As the crypto industry continues to seek regulatory clarity from regulators in Washington, D.C., regulators are nonetheless taking targeted action against a variety of players in the space.

The U.S. Securities and Exchange Commission in particular has been busier than ever, investigating and fining crypto firms that it asserts are selling unregistered securities.

On March 22, 2023, the U.S.-based cryptocurrency exchange Coinbase received a Wells notice, which is a prelude to the filing of charges by the SEC against the publicly traded company.


Wells notices are named after John A. Wells, who served as SEC advisory committee chair in 1972. They are issued by the agency to alert a company. In the case of Coinbase, the SEC is planning to bring an enforcement action against them for alleged violations of securities laws.

Other agencies that may issue Wells notices include the Financial Industry Regulatory Authority (FINRA) and Commodity Futures Trading Commission (CFTC). The National Association of Securities Dealers (NASD), an industry self-regulating body, also issues Wells notices.

According to the SEC, a Wells notice is not a formal allegation or a finding of wrongdoing but comes at the end of an investigation and as a preliminary step before the SEC moves forward with a civil enforcement action or proceeding against the recipient. They are typically sent by agency staff, who do not have the authority to initiate legal proceedings, and a regulator could move forward with charges without a Wells notice being issued.


The recipient has up to 30 days to respond to the Wells notice. The company’s legal counsel can request to see the evidence the SEC has gathered on their claim via a “Wells submission,” and attempt to persuade the SEC to drop the action.

The company or person can also enter into settlement talks with the agency at the agency’s discretion.

Wells notices are not announced publicly by regulators, and not all companies that receive them disclose that fact.

If the SEC does decide to proceed with charges, the agency will file a formal complaint and may issue a press release notifying the public of the action.

Coinbase is just the most recent cryptocurrency business to be sent a Wells notice.
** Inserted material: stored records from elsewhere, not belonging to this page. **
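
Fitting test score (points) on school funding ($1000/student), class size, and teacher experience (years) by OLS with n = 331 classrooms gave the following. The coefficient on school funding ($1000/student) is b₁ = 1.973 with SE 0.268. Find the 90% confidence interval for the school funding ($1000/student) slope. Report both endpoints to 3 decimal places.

df = n − k − 1 = 331 − 3 − 1 = 327.
t* = t_{0.05, 327} = 1.649527.
Margin = t* × SE = 1.649527 × 0.268 = 0.44207.
CI: 1.973 ± 0.44207 → (1.531, 2.415).
With 90% confidence, each one-unit increase in school funding ($1000/student) is associated with a change of between 1.531 and 2.415 points in test score, holding the other predictors fixed.

(1.531, 2.415)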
Last month, stablecoin issuer Paxos halted the minting of Binance USD stablecoins after receiving one. 

Days earlier, fellow U.S.-based cryptocurrency exchange Kraken settled a $30 million lawsuit with the SEC regarding its staking rewards program, which regulators called unregistered securities; the exchange shut down the program after paying penalties.

There was no public disclosure of a Wells notice preceding the settlement, but Kraken has previously entered a  $362 million settlement with the Office of Foreign Assets Control (OFAC) over alleged violations of U.S. sanctions against Iran.


While many in the industry have decried what it calls the SEC’s regulation by enforcement tactics, others like Massachusetts Senator Elizabeth Warren applaud the agency’s clampdown, saying, “the crypto industry is scared of a strong SEC.”